Implementing coated enzymes and intrinsically thermostable enzyme preparations solves the problem with uneven enzyme distribution in the feed and also does not require additional specific equipment. However due to their nature, “coated” enzyme resistance to high temperatures and chemical influences comes from the coating itself, not the properties of the enzyme. Because of this, they are regarded to as a “work-around” solution to enzyme stability and are not a subject to this article. On the other hand, the intrinsically thermostable enzymes are regarded as the more advanced solution to the problem with enzyme stability during feed processing.

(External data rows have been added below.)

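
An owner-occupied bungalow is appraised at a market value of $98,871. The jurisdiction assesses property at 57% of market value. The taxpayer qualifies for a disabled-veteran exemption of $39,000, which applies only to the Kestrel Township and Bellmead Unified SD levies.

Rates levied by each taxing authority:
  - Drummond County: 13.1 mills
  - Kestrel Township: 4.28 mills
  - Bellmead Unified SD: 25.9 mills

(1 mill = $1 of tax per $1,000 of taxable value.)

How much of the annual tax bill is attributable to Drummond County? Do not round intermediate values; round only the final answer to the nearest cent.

$738.27

Assessed value = $98,871 × 0.57 = $56,356.47
Drummond County taxable value = $56,356.47 (exemption does not apply)
Drummond County levy = $56,356.47 × 0.0131 = $738.269757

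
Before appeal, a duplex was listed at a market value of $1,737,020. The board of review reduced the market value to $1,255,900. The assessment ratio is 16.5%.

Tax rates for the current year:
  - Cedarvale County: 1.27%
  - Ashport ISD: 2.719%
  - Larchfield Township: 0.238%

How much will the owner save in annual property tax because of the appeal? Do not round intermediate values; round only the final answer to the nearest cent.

$3,355.60

Old assessed value = $1,737,020 × 0.165 = $286,608.3
New assessed value = $1,255,900 × 0.165 = $207,223.5
Combined rate = 0.0127 + 0.02719 + 0.00238 = 0.04227
Old tax = $286,608.3 × 0.04227 = $12,114.932841
New tax = $207,223.5 × 0.04227 = $8,759.337345
Reduction = $12,114.932841 − $8,759.337345 = $3,355.595496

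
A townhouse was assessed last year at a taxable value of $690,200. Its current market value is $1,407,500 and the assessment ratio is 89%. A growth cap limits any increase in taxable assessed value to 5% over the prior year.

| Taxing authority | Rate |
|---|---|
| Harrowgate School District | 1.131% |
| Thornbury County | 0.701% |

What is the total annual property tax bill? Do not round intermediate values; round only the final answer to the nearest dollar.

Uncapped assessed value = $1,407,500 × 0.89 = $1,252,675
Cap limit = $690,200 × 1.05 = $724,710
Taxable assessed value = min($1,252,675, $724,710) = $724,710 (cap binds)
Harrowgate School District: $724,710 × 0.01131 = $8,196.4701
Thornbury County: $724,710 × 0.00701 = $5,080.2171
Total = $13,276.6872

$13,277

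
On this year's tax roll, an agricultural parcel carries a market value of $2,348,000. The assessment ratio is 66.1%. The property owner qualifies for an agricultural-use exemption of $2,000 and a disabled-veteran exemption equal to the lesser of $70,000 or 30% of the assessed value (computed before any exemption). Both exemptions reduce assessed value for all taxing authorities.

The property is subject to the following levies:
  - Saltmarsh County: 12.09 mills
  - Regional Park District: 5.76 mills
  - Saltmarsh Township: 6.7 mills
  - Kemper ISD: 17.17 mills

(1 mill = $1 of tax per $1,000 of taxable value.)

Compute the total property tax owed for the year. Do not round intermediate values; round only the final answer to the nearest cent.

Assessed value = $2,348,000 × 0.661 = $1,552,028
Disabled-veteran exemption = min($70,000, 30% × $1,552,028) = min($70,000, $465,608.4) = $70,000 (dollar cap binds)
Taxable value = $1,552,028 − $2,000 − $70,000 = $1,480,028
Saltmarsh County: $1,480,028 × 0.01209 = $17,893.53852
Regional Park District: $1,480,028 × 0.00576 = $8,524.96128
Saltmarsh Township: $1,480,028 × 0.0067 = $9,916.1876
Kemper ISD: $1,480,028 × 0.01717 = $25,412.08076
Total = $61,746.76816

$61,746.77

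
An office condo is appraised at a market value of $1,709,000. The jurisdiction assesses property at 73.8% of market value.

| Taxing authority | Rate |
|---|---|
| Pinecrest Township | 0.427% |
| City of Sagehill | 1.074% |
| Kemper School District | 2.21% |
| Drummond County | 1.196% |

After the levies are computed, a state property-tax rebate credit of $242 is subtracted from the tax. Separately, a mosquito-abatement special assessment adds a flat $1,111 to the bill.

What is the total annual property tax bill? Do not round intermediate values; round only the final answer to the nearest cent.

Assessed value = $1,709,000 × 0.738 = $1,261,242
Pinecrest Township: $1,261,242 × 0.00427 = $5,385.50334
City of Sagehill: $1,261,242 × 0.01074 = $13,545.73908
Kemper School District: $1,261,242 × 0.0221 = $27,873.4482
Drummond County: $1,261,242 × 0.01196 = $15,084.45432
Levies subtotal = $61,889.14494
After credit = $61,889.14494 − $242 = $61,647.14494
Total = $61,647.14494 + $1,111 = $62,758.14494

$62,758.14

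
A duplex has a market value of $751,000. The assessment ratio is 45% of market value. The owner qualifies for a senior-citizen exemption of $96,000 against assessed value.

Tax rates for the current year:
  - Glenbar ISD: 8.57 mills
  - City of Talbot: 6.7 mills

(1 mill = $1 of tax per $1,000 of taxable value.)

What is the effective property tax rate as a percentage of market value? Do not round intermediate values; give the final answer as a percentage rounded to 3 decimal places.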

To conclude, over the past years enzyme supplementation to animal feed rations has become essential to the animal farm industry. With growth of pelleted feed demand worldwide, there is also a strong demand for enzyme preparations that are able to withstand the pelleting process. Because the application of standard non-thermostable enzymes requires the implementation of highly specialized equipment and inconvenient liquid enzymes, there is a strong demand for thermostable feed enzymes, since they are easier to use, do not require any modifications to existing production lines and provide for better animal performance in practise. VemoZyme® F NTP offers these advantages providing 5000 U/g or 10000 U/g phytase activity, being able to withstand temperature 95°C.